While the session Barbara Campagna described focused on iconic buildings, another session looked at very ordinary buildings: 1950s and 1960s neighborhoods. This was another topic of particular interest to me, as I’m working on a project with the Village of Pittsford to develop some guidance for their Architectural and Preservation Review Board to use when reviewing applications to alter post-war houses in the village (the entire Village of Pittsford is a locally designated preservation district, meaning that any exterior alteration to any building, regardless of age, must be reviewed by the APRB). Adrian Scott Fine points out that in Tulsa, as in many communities, preservationists and others are just starting to come to grips with the implications of post-war neighborhoods as potential historic resources:
In an already rabid private property rights environment, it’s a tough sell to put in place local historic or conservation district designation anywhere these days, let alone to do it for a 1950s ranch house neighborhood. A big part of the problem is us and our need to get over ourselves. The idea of saving places which are from the period of our living memory is affected by a number of prejudices, where taste all too often trumps judgment. History didn’t stop in 1945 or in 1975. We cannot pick and choose arbitrarily which era of our past to deem more important.
Finally, another of Barbara Campagna’s posts, this one a story about a tour of green rehabilitations in and around downtown Tulsa, resonated, for obvious reasons:
I learned that 60% of Tulsa’s downtown core is covered with parking lots and that the neighborhoods, communities and culture exist on the edge of downtown or the older “suburbs”. That encouraged me a bit, although I would like to understand sometime what happened to downtown Tulsa to devastate it to such an extent. There is no retail, few restaurants, no pharmacies, grocery stores, or dry cleaners anywhere in sight downtown. And while many downtowns around the country go dormant on the weekends, I have never seen a major city that is dormant during the week also…

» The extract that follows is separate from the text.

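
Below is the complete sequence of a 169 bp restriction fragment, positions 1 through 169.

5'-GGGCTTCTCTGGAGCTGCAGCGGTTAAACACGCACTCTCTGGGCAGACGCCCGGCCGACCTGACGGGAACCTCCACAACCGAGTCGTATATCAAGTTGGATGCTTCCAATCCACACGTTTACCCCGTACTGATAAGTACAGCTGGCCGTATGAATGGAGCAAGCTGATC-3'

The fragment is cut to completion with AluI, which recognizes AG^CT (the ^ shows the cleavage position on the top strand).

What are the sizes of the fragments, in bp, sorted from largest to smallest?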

…What I learned from this trip and from several other visits around the city over the weekend, was that there are islands of hope in the city. What’s missing right now is connection. Downtown has more holes than beauty and most of the innovation appears to be on the edge of downtown. But each of these projects represented the best in community activism and dedication to reviving place. Each of the people we met behind the tour and the projects are adaptive use warriors -– recognizing the importance of keeping what you can and looking for ways to bring culture and community to their city. I hope that the influx of 1,500+ preservationists will have some impact on the political will and that ten years from now the surface parking lots will be replaced with parks and green buildings, you will be able to find a pharmacy, grocery, restaurant, and store on every corner and the streets will be alive with activity during both the week and the weekend.
The National Trust conference will be in Buffalo in 2011 – we look forward to the opportunity to bring those 1,500 preservationists to Rochester while they’re right next door.